My mom took me and one sister to Disneyland thirty years ago. That was the last time we all vacated together until February of this year.
We all met in Carlsbad, California, one of my favorite places on earth (and I know it will be no matter how many places I see). Note: Disneyland is another favorite – I don’t get to very many places. The trip was a nice break from real life for all of us. The sunny days; the ocean purr; men noticing my sister wherever we went. Let me clarify – cute men noticing my sister.
We shopped, we ate, we walked and lay on the beach. We made my mom stand tall when a police helicopter repeatedly flew over announcing the loss of a gray-haired woman in her seventies wearing black. My mom is 5’10” and the missing woman was 5’5” so standing tall made a difference. Every other characteristic matched and we smiled broadly to assure people we weren’t old lady-nappers. I think we still frightened people.
Thirty years ago in Disneyland, we shopped, ate and of course enjoyed the rides. I was a virgin to all rides and basically virginal. I was twelve and my sister and I were close yet conflicted. Our threesome the same. My sister bragged about and prepped me for Space Mountain. I was so excited that I bought a blue sailor hat to accentuate the recent mullet I created in an attempt to be creative with my own hair. (This is David Spade, not me.)
Imagine my displeasure when the ride scared the goofy right out of me. You can bet I stomped away from my mom and sister who laughed at me and my fear. You can bet they learned the lesson from me that day! “Don’t brag about rides that are going to potentially kill me!” Is it really the happiest place on earth? I share this to represent the decades old tension and conflict our triangle holds.
The dynamic of our threesome involves love, tolerance and tension. We all swallow our petty words now that we’re supposedly grown up. However, when you factor in three independent women with personal agendas, they are going to get bitchy. And man did my mom and sister get bitchy! (hee hee)
After two days of walking around the beautiful town and compromising shopping expeditions and dinners, we were all disappearing for 10 second countdowns in order to calm down. I think we were all, despite our love for one another, struggling to remember why we planned this trip. We all contemplated our own disappearances but knew we’d end up reported. Since the police in Carlsbad send out a ‘copter for missing people, we’d end up found and probably more annoyed than ever. But the cute male cops would like my sister so if someone was going to “disappear”, it should be her.
Enter me with a great idea to go to a café I like. I aimed to offer a place with a general menu and reliable food. We were seated and perused the menus with the constant, mild tension between us. Our waitress took our orders and gave us water. As we chatted and drank our waters, the 40 year old busser came over. I looked right up at him noticing first his flaked skin and then THE BOOGER. It hung from too long nose hairs and looked like it may be a long term resident. I didn’t want to take all this in, especially right before eating my cheese omelet, but I did.
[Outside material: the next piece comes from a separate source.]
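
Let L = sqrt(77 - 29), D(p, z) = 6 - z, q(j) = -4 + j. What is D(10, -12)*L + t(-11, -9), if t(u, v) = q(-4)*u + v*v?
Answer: 169 + 72*sqrt(3) ≈ 293.71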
I glanced away quickly, toward my mom. Funny how evolution pushed me toward her for help.
She smiled and said, “Okay.”
I glanced at my sister who smirked.
Then my mom said, “I guess he’s not going to fill my water.” This made me laugh because I was trying to deny the booger sighting. She didn’t see it!
“I was laughing at the booger.” I said.
And she said, “Oh.”
My sister said, “Yeah, that was interesting.” I knew I could rely on my sister to see the booger. My mom is older. She doesn’t see everything.
So I kept my head down, we all did, as he made the rounds. He was a very attentive busser. Waters were filled and table tops were cleaned but his nose wasn’t. My stomach started to turn. My omelet came and I tried to ignore the relationship between cheese and mucus. I tried to enjoy the food. I imagined the little mucus with the suitcase on the Mucinex commercials but it was no use. (Mucus sure does happen. And tissue should follow!)
I couldn’t stop drinking water, I was so thirsty, so the booger, I mean busser, kept coming over. We talked about saying something since having a clean nose in a food establishment should be a job requirement.
My mom said, “I’ll say something.”
Simultaneously my sister and I said (or may have screamed), “No.” We turned into our fearful, mortified by mom teenage selves. But somebody should say something, shouldn’t they? What if we hurt his feelings? He can’t spit in our food because we have it already but who was to say what may have fallen into our food from his nostril region? We giggled uncontrollably as our faces turned green and our stomachs flipped.
I originally was going to call this the Booger that Took Carlsbad but I think it’s actually the Booger that Reunited Three. It sounds like a Game of Thrones book, right? Our tension diffused and we enjoyed each other the rest of our trip. (This is a photo of the three of us water skiing after lunch.)
Note: It still would be nice if the busser would clean his nose.